Saturday in CinCity. The Pour Yourself a Drink, Put on Some Lipstick, and Pull Yourself Together Edition.
Well, I celebrated another birthday this week. In a little over a year I've lost some things: memory, a kidney stone I was apparently quite fond of, multiple phone chargers. One daughter has moved to the Big Easy and another to her first student apartment, neighbors have moved for various job transfers, and a best friend is gone, though the pain of her death has lessened a little.
I've gained. My cholesterol numbers should be my bowling score. Or, my IQ. Lots more aches in the mornings, but I'm going to blame the Lipitor and not my new Zumba class. More shoes. Two rooms on the attic floor to remodel. More time with my hubby. We walk a lot more. We argue a lot less.

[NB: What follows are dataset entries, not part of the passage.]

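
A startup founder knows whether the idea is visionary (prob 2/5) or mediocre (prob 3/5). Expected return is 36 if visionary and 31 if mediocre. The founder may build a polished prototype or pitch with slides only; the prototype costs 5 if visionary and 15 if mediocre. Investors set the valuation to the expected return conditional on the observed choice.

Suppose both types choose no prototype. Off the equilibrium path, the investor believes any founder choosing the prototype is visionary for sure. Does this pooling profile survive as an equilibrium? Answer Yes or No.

On path, the investor holds the prior and pays 2/5·36 + 3/5·31 = 33. Off path (the prototype), believing visionary, it pays 36.
visionary: no prototype nets 33; the prototype nets 36 − 5 = 31. visionary stays.
mediocre: no prototype nets 33; the prototype nets 36 − 15 = 21. mediocre stays.
No type deviates, so pooling is sustained.

Yes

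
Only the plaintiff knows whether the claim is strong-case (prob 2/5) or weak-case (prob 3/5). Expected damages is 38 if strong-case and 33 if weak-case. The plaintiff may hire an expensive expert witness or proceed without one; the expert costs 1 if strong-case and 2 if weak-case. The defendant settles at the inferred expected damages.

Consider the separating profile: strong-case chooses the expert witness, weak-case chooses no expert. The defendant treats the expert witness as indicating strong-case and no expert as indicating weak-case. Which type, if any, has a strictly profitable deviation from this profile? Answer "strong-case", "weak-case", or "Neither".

The expert witness pays 38; no expert pays 33.
strong-case: assigned the expert witness, nets 38 − 1 = 37; deviating to no expert nets 33.
weak-case: assigned no expert, nets 33; deviating to the expert witness nets 38 − 2 = 36.
The weak-case type gains 3 by deviating.

weak-case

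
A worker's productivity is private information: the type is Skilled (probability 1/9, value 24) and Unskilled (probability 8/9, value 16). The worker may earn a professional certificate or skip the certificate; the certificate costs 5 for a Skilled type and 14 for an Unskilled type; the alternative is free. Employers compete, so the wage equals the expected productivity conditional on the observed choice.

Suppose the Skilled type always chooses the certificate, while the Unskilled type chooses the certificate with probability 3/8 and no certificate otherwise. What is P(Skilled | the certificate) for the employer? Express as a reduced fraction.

1/4

P(the certificate) = (1/9)·1 + (8/9)·(3/8) = 4/9.
By Bayes' rule, P(Skilled | the certificate) = (1/9) / (4/9) = 1/4.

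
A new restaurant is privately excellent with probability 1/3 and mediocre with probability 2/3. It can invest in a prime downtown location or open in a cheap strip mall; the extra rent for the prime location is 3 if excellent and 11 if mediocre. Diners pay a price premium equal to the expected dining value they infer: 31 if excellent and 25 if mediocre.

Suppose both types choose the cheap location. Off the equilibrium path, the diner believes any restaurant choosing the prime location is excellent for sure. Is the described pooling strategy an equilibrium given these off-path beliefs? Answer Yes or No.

No

On path, the diner holds the prior and pays 1/3·31 + 2/3·25 = 27. Off path (the prime location), believing excellent, it pays 31.
excellent: the cheap location nets 27; the prime location nets 31 − 3 = 28. excellent would deviate.
mediocre: the cheap location nets 27; the prime location nets 31 − 11 = 20. mediocre stays.
A type deviates, so pooling fails.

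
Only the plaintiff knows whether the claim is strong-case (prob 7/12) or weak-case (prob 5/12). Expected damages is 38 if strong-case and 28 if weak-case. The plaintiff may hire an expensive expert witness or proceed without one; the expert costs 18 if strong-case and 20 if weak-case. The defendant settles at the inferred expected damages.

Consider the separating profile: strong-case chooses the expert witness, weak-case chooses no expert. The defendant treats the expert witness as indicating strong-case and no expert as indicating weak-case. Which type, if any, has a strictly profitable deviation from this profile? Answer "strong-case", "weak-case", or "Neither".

The expert witness pays 38; no expert pays 28.
strong-case: assigned the expert witness, nets 38 − 18 = 20; deviating to no expert nets 28.
weak-case: assigned no expert, nets 28; deviating to the expert witness nets 38 − 20 = 18.
The strong-case type gains 8 by deviating.

strong-case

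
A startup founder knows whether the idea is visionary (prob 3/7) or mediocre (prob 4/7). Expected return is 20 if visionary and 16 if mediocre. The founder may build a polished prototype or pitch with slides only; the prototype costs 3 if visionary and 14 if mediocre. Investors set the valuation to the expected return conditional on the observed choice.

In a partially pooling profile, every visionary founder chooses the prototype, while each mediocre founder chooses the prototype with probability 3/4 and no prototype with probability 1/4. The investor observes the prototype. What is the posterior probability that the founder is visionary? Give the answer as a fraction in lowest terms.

P(the prototype) = (3/7)·1 + (4/7)·(3/4) = 6/7.
By Bayes' rule, P(visionary | the prototype) = (3/7) / (6/7) = 1/2.

1/2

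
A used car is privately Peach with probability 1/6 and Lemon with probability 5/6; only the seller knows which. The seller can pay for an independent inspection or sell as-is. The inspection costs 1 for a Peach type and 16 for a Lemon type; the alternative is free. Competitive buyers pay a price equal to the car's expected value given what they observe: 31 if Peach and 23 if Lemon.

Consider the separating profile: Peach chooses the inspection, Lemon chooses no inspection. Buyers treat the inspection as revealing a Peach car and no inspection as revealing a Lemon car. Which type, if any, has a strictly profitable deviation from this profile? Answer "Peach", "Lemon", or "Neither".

Neither

The inspection pays 31; no inspection pays 23.
Peach: assigned the inspection, nets 31 − 1 = 30; deviating to no inspection nets 23.
Lemon: assigned no inspection, nets 23; deviating to the inspection nets 31 − 16 = 15.
Both types strictly prefer their assigned action; no profitable deviation.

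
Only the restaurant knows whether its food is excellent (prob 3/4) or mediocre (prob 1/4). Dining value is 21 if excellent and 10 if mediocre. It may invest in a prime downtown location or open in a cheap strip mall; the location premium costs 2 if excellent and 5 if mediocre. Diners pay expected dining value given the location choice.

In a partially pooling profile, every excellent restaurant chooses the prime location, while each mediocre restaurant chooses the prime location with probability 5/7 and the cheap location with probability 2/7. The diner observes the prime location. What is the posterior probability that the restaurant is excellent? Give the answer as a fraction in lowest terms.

21/26

P(the prime location) = (3/4)·1 + (1/4)·(5/7) = 13/14.
By Bayes' rule, P(excellent | the prime location) = (3/4) / (13/14) = 21/26.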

A birthday around this time of year makes it easy to want to start a "new year" since autumn still feels like a time of beginnings with fresh pens and notebooks. My husband likes to announce that "this is the last roof we're ever going to replace" or "this is the last winter coat I'm going to buy so it has to last" as though the Grim Reaper is only blocks away from our front door. He means well and I love him for it. He wants to remind me to appreciate every day since the days ahead may be different. Emptier.
I'm reminded most days of the fragility of life and then again of the tenacity of the life source. The hardiness of the human spirit. The miracle and the tragedy that "life goes on." But, you know what they say. That's life.
by Dorothea Tanning
On one of those birthdays of which I've had so many
I was walking home through the park from a party,
pleased that I'd resisted mentioning the birthday—
why hear congratulations for doing nothing but live?

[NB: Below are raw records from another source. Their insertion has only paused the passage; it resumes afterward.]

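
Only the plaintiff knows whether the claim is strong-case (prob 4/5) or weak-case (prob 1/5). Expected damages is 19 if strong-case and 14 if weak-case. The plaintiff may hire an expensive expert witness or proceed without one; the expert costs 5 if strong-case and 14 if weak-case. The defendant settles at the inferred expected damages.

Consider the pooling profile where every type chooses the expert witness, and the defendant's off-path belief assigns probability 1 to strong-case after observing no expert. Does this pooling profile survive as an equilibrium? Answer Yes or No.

On path, the defendant holds the prior and pays 4/5·19 + 1/5·14 = 18. Off path (no expert), believing strong-case, it pays 19.
strong-case: the expert witness nets 18 − 5 = 13; no expert nets 19. strong-case would deviate.
weak-case: the expert witness nets 18 − 14 = 4; no expert nets 19. weak-case would deviate.
A type deviates, so pooling fails.

No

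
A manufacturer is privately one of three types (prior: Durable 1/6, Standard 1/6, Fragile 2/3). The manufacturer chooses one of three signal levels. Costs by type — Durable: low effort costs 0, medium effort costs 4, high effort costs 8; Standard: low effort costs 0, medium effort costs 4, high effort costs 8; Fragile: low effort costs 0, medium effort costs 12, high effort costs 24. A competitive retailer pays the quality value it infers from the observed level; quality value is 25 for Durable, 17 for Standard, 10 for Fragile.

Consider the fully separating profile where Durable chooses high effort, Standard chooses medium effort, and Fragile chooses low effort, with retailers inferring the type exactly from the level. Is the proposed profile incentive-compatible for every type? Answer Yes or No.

No

Separating prices: high effort → 25, medium effort → 17, low effort → 10.
Durable (assigned high effort): low effort: 10 − 0 = 10; medium effort: 17 − 4 = 13; high effort: 25 − 8 = 17. Durable stays.
Standard (assigned medium effort): low effort: 10 − 0 = 10; medium effort: 17 − 4 = 13; high effort: 25 − 8 = 17. Standard prefers high effort.
Fragile (assigned low effort): low effort: 10 − 0 = 10; medium effort: 17 − 12 = 5; high effort: 25 − 24 = 1. Fragile stays.
At least one type deviates; the separating profile fails.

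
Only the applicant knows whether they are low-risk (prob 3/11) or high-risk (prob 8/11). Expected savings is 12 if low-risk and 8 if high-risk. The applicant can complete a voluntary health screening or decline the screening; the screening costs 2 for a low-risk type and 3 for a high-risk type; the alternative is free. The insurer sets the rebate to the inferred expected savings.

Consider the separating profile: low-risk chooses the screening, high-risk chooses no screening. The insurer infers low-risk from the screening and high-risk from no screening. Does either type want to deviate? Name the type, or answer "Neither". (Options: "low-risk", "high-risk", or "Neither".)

The screening pays 12; no screening pays 8.
low-risk: assigned the screening, nets 12 − 2 = 10; deviating to no screening nets 8.
high-risk: assigned no screening, nets 8; deviating to the screening nets 12 − 3 = 9.
The high-risk type gains 1 by deviating.

high-risk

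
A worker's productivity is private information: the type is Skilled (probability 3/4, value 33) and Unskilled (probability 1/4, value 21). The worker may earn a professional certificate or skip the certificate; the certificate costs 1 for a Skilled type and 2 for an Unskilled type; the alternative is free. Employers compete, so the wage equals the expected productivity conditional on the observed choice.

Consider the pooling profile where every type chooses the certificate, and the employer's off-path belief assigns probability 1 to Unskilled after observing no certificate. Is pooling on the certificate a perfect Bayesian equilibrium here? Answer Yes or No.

On path, the employer holds the prior and pays 3/4·33 + 1/4·21 = 30. Off path (no certificate), believing Unskilled, it pays 21.
Skilled: the certificate nets 30 − 1 = 29; no certificate nets 21. Skilled stays.
Unskilled: the certificate nets 30 − 2 = 28; no certificate nets 21. Unskilled stays.
No type deviates, so pooling is sustained.

Yes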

The birthday was my secret with myself and gave me,
walking under all those trees, such a strong feeling of
satisfaction that everything else fell away: party sounds,
the hostess who stared and as suddenly disappeared
on seeing her husband walk in with a young(er ) friend;
another guest examining garment labels in the room
where I went to leave my jacket; one of two waiters
balancing a trayful of foot-high champagne glasses;
a bee-like buzz of voices I ought to have enjoyed
but heard as foreign babble, so remote it was from
a birthday, so empty of import nothing would remain.
I got my jacket, waved from the hall, pressed Down.
In summer the park, for an hour or so before night,
is at its greenest, a whole implicit proposition
of green leaves, a triumph of leaves enfolding me
that day in a green intimacy so trustworthy I told
them my secret: "It's my birthday," I said out loud
before turning away to cross the avenue.